In one of the most bizarre twists of San Jose’s five-year-long odyssey to move the Oakland A’s to a downtown ballpark, team co-owner Lew Wolff on Saturday confirmed he is weighing the possibility of a temporary baseball stadium if he cannot extend his team’s two-year lease at the Oakland Coliseum.
According to San Jose Mayor Chuck Reed, among the sites Wolff is considering: San Jose Municipal Stadium, home of the San Jose Giants, the Class-A team of the San Francisco Giants, which has fought furiously against an A’s relocation to the South Bay, claiming “territorial rights.”
The San Jose Mercury News article on all this is pretty breathless, and there’s a lot going on here, so let’s try to untangle it. From the sound of things, Mayor Reed told the Merc News on Saturday of the temp stadium gambit, explaining, “It’s pretty simple. They have got to go somewhere. If [Wolff] can’t stay at the Coliseum, the commissioner is not going to tell [the A's], ‘You can’t play baseball for a few years.’” Wolff later confirmed these plans, saying, “If we cannot accomplish a lease extension, I hope to have an interim place to play in the Bay Area or in the area that reaches our television and radio fans — either in an existing venue or in the erection of a temporary venue that we have asked our soccer stadium architect to explore.”

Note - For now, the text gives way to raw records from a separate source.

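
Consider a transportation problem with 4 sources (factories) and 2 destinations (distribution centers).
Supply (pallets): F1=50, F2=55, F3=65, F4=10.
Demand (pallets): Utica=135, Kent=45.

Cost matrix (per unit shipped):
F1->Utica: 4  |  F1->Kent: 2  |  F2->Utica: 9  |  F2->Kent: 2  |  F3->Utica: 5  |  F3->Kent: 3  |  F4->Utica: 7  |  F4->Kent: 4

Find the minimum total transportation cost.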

Why are we hearing all this now? The key is that mention of a lease extension: Recall that Wolff is in the middle of hardball lease talks with Oakland on the Coliseum, and presumably needs to have some response handy if city officials come back with, “What are you going to do if you don’t like it, go play in the street?” Admittedly this isn’t a much better threat than playing in the street — the San Jose minor-league stadium only holds 4,200 people and is solidly in the San Francisco Giants‘ territory (if MLB were willing to let the A’s move to San Jose, they’d be there already by now), and Candlestick Park, another rumored option, is set to be demolished at the end of this year. But if you need leverage, any port in a storm — don’t forget that the Toronto Blue Jays owners once threatened to move back to their old home of Exhibition Stadium during a lease dispute with SkyDome, notwithstanding that the Ex had already begun being demolished at the time.
The other possibility here, of course, is that Wolff and Reed are somehow trying to pressure MLB to change its policy on territorial rights (the city of San Jose’s appeal of the dismissal of its lawsuit against MLB over this recently got fast-tracked), but “If you don’t let us move to a new 30,000-seat stadium in San Jose, we’ll move to a 4,000-seat stadium in San Jose” doesn’t seem like much of a threat. This being a lease negotiating tactic makes far more sense, so it’s probably best that no one get too excited about this for the time being … crap, too late.